Писарь, скрипя пером, записывал: «Ночью умыслили казну Князеву убытить… Бовкун сребро грузил листами…»

Евсей, стиснув зубы, повернулся на другой бок: «Что с чадами теперь станет?» От этой мысли боль в сердце становилась еще сильней.

Хорошо, что живут хоть в своей землянке. Дед Кузя долго болел. Анна с Ивашкой досматривали за ним, перед смертью дед сказал:

– Переходить, святые души, в мою лачугу…

Там они и остались.

На княжьем дворе, огороженном высокой стеной, и творили лживцы свой суд неправый, на виду у хором, часовни, голых баб из мрамора.
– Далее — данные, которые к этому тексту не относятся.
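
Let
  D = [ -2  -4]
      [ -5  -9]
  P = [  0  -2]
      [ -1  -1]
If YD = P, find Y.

Y = [[5, -2], [-2, 1]]

Since D sits to the right of Y, Y = PD⁻¹.
D has determinant -2; D⁻¹ = [[9/2, -2], [-5/2, 1]].
Y = PD⁻¹ = [[0, -2], [-1, -1]] · [[9/2, -2], [-5/2, 1]] = [[5, -2], [-2, 1]].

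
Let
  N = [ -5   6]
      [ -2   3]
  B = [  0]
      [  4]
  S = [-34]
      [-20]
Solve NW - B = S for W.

NW = S + B = [[-34], [-16]].
N is on the left of W, so left-multiply by N⁻¹: W = N⁻¹(S + B).
det N = -3, so N⁻¹ = [[-1, 2], [-2/3, 5/3]].
W = N⁻¹(S + B) = [[2], [-4]].

W = [[2], [-4]]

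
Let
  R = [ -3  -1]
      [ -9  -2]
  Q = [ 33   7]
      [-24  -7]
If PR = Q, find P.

P = [[1, -4], [5, 1]]

R is on the right of P, so right-multiply by R⁻¹: P = QR⁻¹.
R has determinant -3; R⁻¹ = [[2/3, -1/3], [-3, 1]].
P = QR⁻¹ = [[33, 7], [-24, -7]] · [[2/3, -1/3], [-3, 1]] = [[1, -4], [5, 1]].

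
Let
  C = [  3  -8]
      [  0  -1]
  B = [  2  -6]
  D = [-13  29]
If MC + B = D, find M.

MC = D − B = [[-15, 35]].
C is on the right of M, so right-multiply by C⁻¹: M = (D − B)C⁻¹.
det C = -3; the adjugate gives C⁻¹ = [[1/3, -8/3], [0, -1]].
M = (D − B)C⁻¹ = [[-5, 5]].

M = [[-5, 5]]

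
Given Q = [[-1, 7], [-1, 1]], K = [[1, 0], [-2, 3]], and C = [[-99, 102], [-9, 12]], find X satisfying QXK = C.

Isolating X: multiply by Q⁻¹ from the left and K⁻¹ from the right, so X = Q⁻¹CK⁻¹.
det Q = 6; the adjugate gives Q⁻¹ = [[1/6, -7/6], [1/6, -1/6]].
det K = 3; the adjugate gives K⁻¹ = [[1, 0], [2/3, 1/3]].
Q⁻¹C = [[-6, 3], [-15, 15]].
X = (Q⁻¹C)K⁻¹ = [[-4, 1], [-5, 5]].

X = [[-4, 1], [-5, 5]]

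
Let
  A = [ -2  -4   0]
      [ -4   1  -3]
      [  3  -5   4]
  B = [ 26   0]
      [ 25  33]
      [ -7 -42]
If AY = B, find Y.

Since A multiplies Y on the left, Y = A⁻¹B.
det A = -6; the adjugate gives A⁻¹ = [[11/6, -8/3, -2], [-7/6, 4/3, 1], [-17/6, 11/3, 3]].
Y = A⁻¹B = [[11/6, -8/3, -2], [-7/6, 4/3, 1], [-17/6, 11/3, 3]] · [[26, 0], [25, 33], [-7, -42]] = [[-5, -4], [-4, 2], [-3, -5]].

Y = [[-5, -4], [-4, 2], [-3, -5]]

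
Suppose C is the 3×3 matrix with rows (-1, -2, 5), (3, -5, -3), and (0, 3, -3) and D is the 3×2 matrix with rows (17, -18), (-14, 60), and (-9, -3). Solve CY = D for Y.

Y = [[1, 5], [1, -6], [4, -5]]

Left-multiplying both sides by C⁻¹ gives Y = C⁻¹D.
det C = 3; the adjugate gives C⁻¹ = [[8, 3, 31/3], [3, 1, 4], [3, 1, 11/3]].
Y = C⁻¹D = [[8, 3, 31/3], [3, 1, 4], [3, 1, 11/3]] · [[17, -18], [-14, 60], [-9, -3]] = [[1, 5], [1, -6], [4, -5]].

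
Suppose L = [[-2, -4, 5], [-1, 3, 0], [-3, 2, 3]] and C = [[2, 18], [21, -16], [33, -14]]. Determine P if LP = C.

Since L multiplies P on the left, P = L⁻¹C.
L has determinant 5; L⁻¹ = [[9/5, 22/5, -3], [3/5, 9/5, -1], [7/5, 16/5, -2]].
P = L⁻¹C = [[9/5, 22/5, -3], [3/5, 9/5, -1], [7/5, 16/5, -2]] · [[2, 18], [21, -16], [33, -14]] = [[-3, 4], [6, -4], [4, 2]].

P = [[-3, 4], [6, -4], [4, 2]]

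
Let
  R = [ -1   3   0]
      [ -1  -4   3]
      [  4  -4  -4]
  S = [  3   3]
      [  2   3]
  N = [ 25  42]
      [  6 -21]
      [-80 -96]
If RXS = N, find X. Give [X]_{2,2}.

X = R⁻¹NS⁻¹ (apply R⁻¹ on the left and S⁻¹ on the right).
det R = -4; the adjugate gives R⁻¹ = [[-7, -3, -9/4], [-2, -1, -3/4], [-5, -2, -7/4]].
det S = 3; the adjugate gives S⁻¹ = [[1, -1], [-2/3, 1]].
R⁻¹N = [[-13, -15], [4, 9], [3, 0]].
X = (R⁻¹N)S⁻¹ = [[-3, -2], [-2, 5], [3, -3]].

5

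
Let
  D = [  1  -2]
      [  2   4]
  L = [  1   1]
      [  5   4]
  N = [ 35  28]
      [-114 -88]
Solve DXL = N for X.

Left-multiply by D⁻¹ and right-multiply by L⁻¹: X = D⁻¹NL⁻¹.
det D = 8, so D⁻¹ = [[1/2, 1/4], [-1/4, 1/8]].
L has determinant -1; L⁻¹ = [[-4, 1], [5, -1]].
D⁻¹N = [[-11, -8], [-23, -18]].
X = (D⁻¹N)L⁻¹ = [[4, -3], [2, -5]].

X = [[4, -3], [2, -5]]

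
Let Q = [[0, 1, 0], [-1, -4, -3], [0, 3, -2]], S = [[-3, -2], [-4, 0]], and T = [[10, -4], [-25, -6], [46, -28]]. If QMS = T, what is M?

M = [[1, -3], [2, -4], [-4, 5]]

M = Q⁻¹TS⁻¹ (apply Q⁻¹ on the left and S⁻¹ on the right).
det Q = -2, so Q⁻¹ = [[-17/2, -1, 3/2], [1, 0, 0], [3/2, 0, -1/2]].
det S = -8; the adjugate gives S⁻¹ = [[0, -1/4], [-1/2, 3/8]].
Q⁻¹T = [[9, -2], [10, -4], [-8, 8]].
M = (Q⁻¹T)S⁻¹ = [[1, -3], [2, -4], [-4, 5]].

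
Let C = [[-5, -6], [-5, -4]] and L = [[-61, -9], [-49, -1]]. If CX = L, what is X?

X = [[5, -3], [6, 4]]

Since C multiplies X on the left, X = C⁻¹L.
det C = -10; the adjugate gives C⁻¹ = [[2/5, -3/5], [-1/2, 1/2]].
X = C⁻¹L = [[2/5, -3/5], [-1/2, 1/2]] · [[-61, -9], [-49, -1]] = [[5, -3], [6, 4]].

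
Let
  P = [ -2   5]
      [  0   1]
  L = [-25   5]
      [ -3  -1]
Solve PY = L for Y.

Y = [[5, -5], [-3, -1]]

P is on the left of Y, so left-multiply by P⁻¹: Y = P⁻¹L.
det P = -2, so P⁻¹ = [[-1/2, 5/2], [0, 1]].
Y = P⁻¹L = [[-1/2, 5/2], [0, 1]] · [[-25, 5], [-3, -1]] = [[5, -5], [-3, -1]].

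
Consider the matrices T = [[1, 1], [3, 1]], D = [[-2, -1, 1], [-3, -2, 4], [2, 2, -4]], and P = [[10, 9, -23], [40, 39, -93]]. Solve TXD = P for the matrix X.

Isolating X: multiply by T⁻¹ from the left and D⁻¹ from the right, so X = T⁻¹PD⁻¹.
det T = -2; the adjugate gives T⁻¹ = [[-1/2, 1/2], [3/2, -1/2]].
det D = 2; the adjugate gives D⁻¹ = [[0, -1, -1], [-2, 3, 5/2], [-1, 1, 1/2]].
T⁻¹P = [[15, 15, -35], [-5, -6, 12]].
X = (T⁻¹P)D⁻¹ = [[5, -5, 5], [0, -1, -4]].

X = [[5, -5, 5], [0, -1, -4]]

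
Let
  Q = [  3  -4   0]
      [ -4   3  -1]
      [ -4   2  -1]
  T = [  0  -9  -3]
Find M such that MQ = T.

Q is on the right of M, so right-multiply by Q⁻¹: M = TQ⁻¹.
Q has determinant -3; Q⁻¹ = [[1/3, 4/3, -4/3], [0, 1, -1], [-4/3, -10/3, 7/3]].
M = TQ⁻¹ = [[0, -9, -3]] · [[1/3, 4/3, -4/3], [0, 1, -1], [-4/3, -10/3, 7/3]] = [[4, 1, 2]].

M = [[4, 1, 2]]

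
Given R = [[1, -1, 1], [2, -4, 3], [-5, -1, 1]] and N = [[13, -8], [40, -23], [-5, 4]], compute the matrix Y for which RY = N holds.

Y = [[3, -2], [-4, 1], [6, -5]]

R is on the left of Y, so left-multiply by R⁻¹: Y = R⁻¹N.
R has determinant -6; R⁻¹ = [[1/6, 0, -1/6], [17/6, -1, 1/6], [11/3, -1, 1/3]].
Y = R⁻¹N = [[1/6, 0, -1/6], [17/6, -1, 1/6], [11/3, -1, 1/3]] · [[13, -8], [40, -23], [-5, 4]] = [[3, -2], [-4, 1], [6, -5]].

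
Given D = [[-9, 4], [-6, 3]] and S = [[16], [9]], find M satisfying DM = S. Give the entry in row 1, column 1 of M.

D is on the left of M, so left-multiply by D⁻¹: M = D⁻¹S.
det D = -3, so D⁻¹ = [[-1, 4/3], [-2, 3]].
M = D⁻¹S = [[-1, 4/3], [-2, 3]] · [[16], [9]] = [[-4], [-5]].

-4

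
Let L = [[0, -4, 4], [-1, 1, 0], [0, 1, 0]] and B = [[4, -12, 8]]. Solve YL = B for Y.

Y = [[2, -4, 0]]

Right-multiplying both sides by L⁻¹ gives Y = BL⁻¹.
det L = -4, so L⁻¹ = [[0, -1, 1], [0, 0, 1], [1/4, 0, 1]].
Y = BL⁻¹ = [[4, -12, 8]] · [[0, -1, 1], [0, 0, 1], [1/4, 0, 1]] = [[2, -4, 0]].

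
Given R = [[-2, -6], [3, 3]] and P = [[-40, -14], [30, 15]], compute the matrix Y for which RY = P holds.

Since R multiplies Y on the left, Y = R⁻¹P.
det R = 12, so R⁻¹ = [[1/4, 1/2], [-1/4, -1/6]].
Y = R⁻¹P = [[1/4, 1/2], [-1/4, -1/6]] · [[-40, -14], [30, 15]] = [[5, 4], [5, 1]].

Y = [[5, 4], [5, 1]]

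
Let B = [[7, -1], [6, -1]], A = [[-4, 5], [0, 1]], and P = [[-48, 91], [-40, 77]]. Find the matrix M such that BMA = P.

M = [[2, 4], [2, -3]]

M = B⁻¹PA⁻¹ (apply B⁻¹ on the left and A⁻¹ on the right).
det B = -1, so B⁻¹ = [[1, -1], [6, -7]].
A has determinant -4; A⁻¹ = [[-1/4, 5/4], [0, 1]].
B⁻¹P = [[-8, 14], [-8, 7]].
M = (B⁻¹P)A⁻¹ = [[2, 4], [2, -3]].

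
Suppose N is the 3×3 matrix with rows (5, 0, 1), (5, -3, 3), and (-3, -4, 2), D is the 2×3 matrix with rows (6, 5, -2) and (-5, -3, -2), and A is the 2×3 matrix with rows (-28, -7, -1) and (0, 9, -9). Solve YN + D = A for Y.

YN = A − D = [[-34, -12, 1], [5, 12, -7]].
Right-multiplying both sides by N⁻¹ gives Y = (A − D)N⁻¹.
det N = 1; the adjugate gives N⁻¹ = [[6, -4, 3], [-19, 13, -10], [-29, 20, -15]].
Y = (A − D)N⁻¹ = [[-5, 0, 3], [5, -4, 0]].

Y = [[-5, 0, 3], [5, -4, 0]]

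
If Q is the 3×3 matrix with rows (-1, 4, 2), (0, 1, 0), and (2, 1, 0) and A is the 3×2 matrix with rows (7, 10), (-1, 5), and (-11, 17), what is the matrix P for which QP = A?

Left-multiplying both sides by Q⁻¹ gives P = Q⁻¹A.
det Q = -4, so Q⁻¹ = [[0, -1/2, 1/2], [0, 1, 0], [1/2, -9/4, 1/4]].
P = Q⁻¹A = [[0, -1/2, 1/2], [0, 1, 0], [1/2, -9/4, 1/4]] · [[7, 10], [-1, 5], [-11, 17]] = [[-5, 6], [-1, 5], [3, -2]].

P = [[-5, 6], [-1, 5], [3, -2]]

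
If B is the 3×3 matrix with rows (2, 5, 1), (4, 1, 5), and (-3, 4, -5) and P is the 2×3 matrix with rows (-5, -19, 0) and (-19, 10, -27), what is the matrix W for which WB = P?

W = [[-5, 2, 1], [-2, 0, 5]]

Since B sits to the right of W, W = PB⁻¹.
det B = -6, so B⁻¹ = [[25/6, -29/6, -4], [-5/6, 7/6, 1], [-19/6, 23/6, 3]].
W = PB⁻¹ = [[-5, -19, 0], [-19, 10, -27]] · [[25/6, -29/6, -4], [-5/6, 7/6, 1], [-19/6, 23/6, 3]] = [[-5, 2, 1], [-2, 0, 5]].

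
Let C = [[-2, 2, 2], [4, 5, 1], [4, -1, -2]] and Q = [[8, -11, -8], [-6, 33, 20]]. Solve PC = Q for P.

C is on the right of P, so right-multiply by C⁻¹: P = QC⁻¹.
det C = -6, so C⁻¹ = [[3/2, -1/3, 4/3], [-2, 2/3, -5/3], [4, -1, 3]].
P = QC⁻¹ = [[8, -11, -8], [-6, 33, 20]] · [[3/2, -1/3, 4/3], [-2, 2/3, -5/3], [4, -1, 3]] = [[2, -2, 5], [5, 4, -3]].

P = [[2, -2, 5], [5, 4, -3]]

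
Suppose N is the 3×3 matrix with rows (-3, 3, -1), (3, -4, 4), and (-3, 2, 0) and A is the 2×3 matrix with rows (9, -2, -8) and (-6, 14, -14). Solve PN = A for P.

P = [[0, -2, -5], [6, -2, -6]]

N is on the right of P, so right-multiply by N⁻¹: P = AN⁻¹.
det N = -6, so N⁻¹ = [[4/3, 1/3, -4/3], [2, 1/2, -3/2], [1, 1/2, -1/2]].
P = AN⁻¹ = [[9, -2, -8], [-6, 14, -14]] · [[4/3, 1/3, -4/3], [2, 1/2, -3/2], [1, 1/2, -1/2]] = [[0, -2, -5], [6, -2, -6]].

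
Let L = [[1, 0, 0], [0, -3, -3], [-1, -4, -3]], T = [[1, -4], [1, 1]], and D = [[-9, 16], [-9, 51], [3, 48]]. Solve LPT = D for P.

P = [[-5, -4], [2, -5], [2, 4]]

Left-multiply by L⁻¹ and right-multiply by T⁻¹: P = L⁻¹DT⁻¹.
L has determinant -3; L⁻¹ = [[1, 0, 0], [-1, 1, -1], [1, -4/3, 1]].
T has determinant 5; T⁻¹ = [[1/5, 4/5], [-1/5, 1/5]].
L⁻¹D = [[-9, 16], [-3, -13], [6, -4]].
P = (L⁻¹D)T⁻¹ = [[-5, -4], [2, -5], [2, 4]].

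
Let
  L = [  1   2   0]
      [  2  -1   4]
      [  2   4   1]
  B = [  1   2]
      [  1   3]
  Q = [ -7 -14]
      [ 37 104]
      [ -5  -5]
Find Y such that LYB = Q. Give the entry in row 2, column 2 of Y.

-2

Y = L⁻¹QB⁻¹ (apply L⁻¹ on the left and B⁻¹ on the right).
L has determinant -5; L⁻¹ = [[17/5, 2/5, -8/5], [-6/5, -1/5, 4/5], [-2, 0, 1]].
det B = 1, so B⁻¹ = [[3, -2], [-1, 1]].
L⁻¹Q = [[-1, 2], [-3, -8], [9, 23]].
Y = (L⁻¹Q)B⁻¹ = [[-5, 4], [-1, -2], [4, 5]].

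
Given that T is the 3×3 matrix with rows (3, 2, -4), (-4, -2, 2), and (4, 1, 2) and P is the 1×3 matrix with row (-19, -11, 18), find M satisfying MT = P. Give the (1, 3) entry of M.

-1

T is on the right of M, so right-multiply by T⁻¹: M = PT⁻¹.
T has determinant -2; T⁻¹ = [[3, 4, 2], [-8, -11, -5], [-2, -5/2, -1]].
M = PT⁻¹ = [[-19, -11, 18]] · [[3, 4, 2], [-8, -11, -5], [-2, -5/2, -1]] = [[-5, 0, -1]].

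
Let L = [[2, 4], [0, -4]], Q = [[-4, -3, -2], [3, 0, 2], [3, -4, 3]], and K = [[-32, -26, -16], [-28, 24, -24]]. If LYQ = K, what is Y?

Y = [[3, -4, -2], [2, 5, 0]]

Isolating Y: multiply by L⁻¹ from the left and Q⁻¹ from the right, so Y = L⁻¹KQ⁻¹.
det L = -8; the adjugate gives L⁻¹ = [[1/2, 1/2], [0, -1/4]].
Q has determinant 1; Q⁻¹ = [[8, 17, -6], [-3, -6, 2], [-12, -25, 9]].
L⁻¹K = [[-30, -1, -20], [7, -6, 6]].
Y = (L⁻¹K)Q⁻¹ = [[3, -4, -2], [2, 5, 0]].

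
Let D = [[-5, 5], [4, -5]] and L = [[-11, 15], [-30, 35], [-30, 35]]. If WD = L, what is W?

W = [[-1, -4], [2, -5], [2, -5]]

D is on the right of W, so right-multiply by D⁻¹: W = LD⁻¹.
D has determinant 5; D⁻¹ = [[-1, -1], [-4/5, -1]].
W = LD⁻¹ = [[-11, 15], [-30, 35], [-30, 35]] · [[-1, -1], [-4/5, -1]] = [[-1, -4], [2, -5], [2, -5]].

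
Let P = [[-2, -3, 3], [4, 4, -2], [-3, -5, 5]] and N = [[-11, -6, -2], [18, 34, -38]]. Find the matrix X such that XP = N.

X = [[5, -4, -5], [-4, -2, -6]]

Since P sits to the right of X, X = NP⁻¹.
det P = -2; the adjugate gives P⁻¹ = [[-5, 0, 3], [7, 1/2, -4], [4, 1/2, -2]].
X = NP⁻¹ = [[-11, -6, -2], [18, 34, -38]] · [[-5, 0, 3], [7, 1/2, -4], [4, 1/2, -2]] = [[5, -4, -5], [-4, -2, -6]].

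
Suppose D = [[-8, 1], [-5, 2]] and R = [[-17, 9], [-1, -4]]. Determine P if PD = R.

P = [[-1, 5], [2, -3]]

D is on the right of P, so right-multiply by D⁻¹: P = RD⁻¹.
det D = -11, so D⁻¹ = [[-2/11, 1/11], [-5/11, 8/11]].
P = RD⁻¹ = [[-17, 9], [-1, -4]] · [[-2/11, 1/11], [-5/11, 8/11]] = [[-1, 5], [2, -3]].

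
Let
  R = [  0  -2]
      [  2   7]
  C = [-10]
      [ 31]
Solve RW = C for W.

W = [[-2], [5]]

Since R multiplies W on the left, W = R⁻¹C.
det R = 4; the adjugate gives R⁻¹ = [[7/4, 1/2], [-1/2, 0]].
W = R⁻¹C = [[7/4, 1/2], [-1/2, 0]] · [[-10], [31]] = [[-2], [5]].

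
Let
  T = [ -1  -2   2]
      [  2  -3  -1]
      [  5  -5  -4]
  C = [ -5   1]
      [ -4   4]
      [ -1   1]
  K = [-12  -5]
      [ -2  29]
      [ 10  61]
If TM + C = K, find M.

M = [[-1, 4], [0, -4], [-4, -5]]

TM = K − C = [[-7, -6], [2, 25], [11, 60]].
T is on the left of M, so left-multiply by T⁻¹: M = T⁻¹(K − C).
det T = -3; the adjugate gives T⁻¹ = [[-7/3, 6, -8/3], [-1, 2, -1], [-5/3, 5, -7/3]].
M = T⁻¹(K − C) = [[-1, 4], [0, -4], [-4, -5]].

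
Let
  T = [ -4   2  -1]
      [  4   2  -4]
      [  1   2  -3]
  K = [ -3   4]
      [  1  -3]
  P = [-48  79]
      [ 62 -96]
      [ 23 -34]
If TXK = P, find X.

X = T⁻¹PK⁻¹ (apply T⁻¹ on the left and K⁻¹ on the right).
T has determinant 2; T⁻¹ = [[1, 2, -3], [4, 13/2, -10], [3, 5, -8]].
det K = 5; the adjugate gives K⁻¹ = [[-3/5, -4/5], [-1/5, -3/5]].
T⁻¹P = [[7, -11], [-19, 32], [-18, 29]].
X = (T⁻¹P)K⁻¹ = [[-2, 1], [5, -4], [5, -3]].

X = [[-2, 1], [5, -4], [5, -3]]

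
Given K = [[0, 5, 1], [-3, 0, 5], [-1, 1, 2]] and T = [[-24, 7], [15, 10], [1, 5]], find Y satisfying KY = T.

Left-multiplying both sides by K⁻¹ gives Y = K⁻¹T.
det K = 2, so K⁻¹ = [[-5/2, -9/2, 25/2], [1/2, 1/2, -3/2], [-3/2, -5/2, 15/2]].
Y = K⁻¹T = [[-5/2, -9/2, 25/2], [1/2, 1/2, -3/2], [-3/2, -5/2, 15/2]] · [[-24, 7], [15, 10], [1, 5]] = [[5, 0], [-6, 1], [6, 2]].

Y = [[5, 0], [-6, 1], [6, 2]]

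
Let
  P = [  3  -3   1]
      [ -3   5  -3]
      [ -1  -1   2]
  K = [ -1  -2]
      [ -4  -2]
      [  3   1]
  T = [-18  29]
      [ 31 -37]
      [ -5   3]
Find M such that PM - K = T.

M = [[-3, 5], [3, -3], [-1, 3]]

PM = T + K = [[-19, 27], [27, -39], [-2, 4]].
Left-multiplying both sides by P⁻¹ gives M = P⁻¹(T + K).
det P = 2; the adjugate gives P⁻¹ = [[7/2, 5/2, 2], [9/2, 7/2, 3], [4, 3, 3]].
M = P⁻¹(T + K) = [[-3, 5], [3, -3], [-1, 3]].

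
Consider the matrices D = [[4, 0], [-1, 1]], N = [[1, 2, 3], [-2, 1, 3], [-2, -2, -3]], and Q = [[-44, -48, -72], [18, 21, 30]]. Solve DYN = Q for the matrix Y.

Isolating Y: multiply by D⁻¹ from the left and N⁻¹ from the right, so Y = D⁻¹QN⁻¹.
det D = 4; the adjugate gives D⁻¹ = [[1/4, 0], [1/4, 1]].
N has determinant -3; N⁻¹ = [[-1, 0, -1], [4, -1, 3], [-2, 2/3, -5/3]].
D⁻¹Q = [[-11, -12, -18], [7, 9, 12]].
Y = (D⁻¹Q)N⁻¹ = [[-1, 0, 5], [5, -1, 0]].

Y = [[-1, 0, 5], [5, -1, 0]]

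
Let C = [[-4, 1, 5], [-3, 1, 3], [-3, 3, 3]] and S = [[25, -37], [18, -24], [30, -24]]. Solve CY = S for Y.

Left-multiplying both sides by C⁻¹ gives Y = C⁻¹S.
det C = -6; the adjugate gives C⁻¹ = [[1, -2, 1/3], [0, -1/2, 1/2], [1, -3/2, 1/6]].
Y = C⁻¹S = [[1, -2, 1/3], [0, -1/2, 1/2], [1, -3/2, 1/6]] · [[25, -37], [18, -24], [30, -24]] = [[-1, 3], [6, 0], [3, -5]].

Y = [[-1, 3], [6, 0], [3, -5]]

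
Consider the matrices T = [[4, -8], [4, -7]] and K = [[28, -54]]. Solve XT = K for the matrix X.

X = [[5, 2]]

T is on the right of X, so right-multiply by T⁻¹: X = KT⁻¹.
T has determinant 4; T⁻¹ = [[-7/4, 2], [-1, 1]].
X = KT⁻¹ = [[28, -54]] · [[-7/4, 2], [-1, 1]] = [[5, 2]].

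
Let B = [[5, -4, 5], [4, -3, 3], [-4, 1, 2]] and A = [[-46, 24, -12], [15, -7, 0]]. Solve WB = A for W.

W = [[-6, 2, 6], [-1, 3, -2]]

Since B sits to the right of W, W = AB⁻¹.
B has determinant -5; B⁻¹ = [[9/5, -13/5, -3/5], [4, -6, -1], [8/5, -11/5, -1/5]].
W = AB⁻¹ = [[-46, 24, -12], [15, -7, 0]] · [[9/5, -13/5, -3/5], [4, -6, -1], [8/5, -11/5, -1/5]] = [[-6, 2, 6], [-1, 3, -2]].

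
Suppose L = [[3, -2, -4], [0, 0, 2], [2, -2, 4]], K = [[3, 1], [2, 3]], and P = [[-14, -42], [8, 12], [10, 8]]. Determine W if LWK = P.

W = [[4, -2], [3, 1], [0, 2]]

Isolating W: multiply by L⁻¹ from the left and K⁻¹ from the right, so W = L⁻¹PK⁻¹.
det L = 4, so L⁻¹ = [[1, 4, -1], [1, 5, -3/2], [0, 1/2, 0]].
K has determinant 7; K⁻¹ = [[3/7, -1/7], [-2/7, 3/7]].
L⁻¹P = [[8, -2], [11, 6], [4, 6]].
W = (L⁻¹P)K⁻¹ = [[4, -2], [3, 1], [0, 2]].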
Стояла весна. Цвели заморские розы. Застыли абрикосы и персики в цвету. Сновали розовые скворцы.

У ног князя лежал серовато-желтый, в темных пятнах гепард. Животное было спокойно, только длинный, в черных кольцах, хвост, утолщенный к белому концу, подрагивал да зеленые, в коричневых крапинках глаза поглядывали на Евсея зло.

Кривосуды важно восседали на скамьях помоста, вкруг Вячеславова кресла. Были здесь вкрадчивый тихоня боярин Яким; гривастый тысяцкий Беловолос – строитель укреплений; городник с дряблым лицом и долгим, нагнутым носом; княжьи телохранители – гридни.

вернуться

79

Болтун.

вернуться

80

Сороковые годы IX века.

вернуться

81

Каспий.

вернуться

82

Свидетель.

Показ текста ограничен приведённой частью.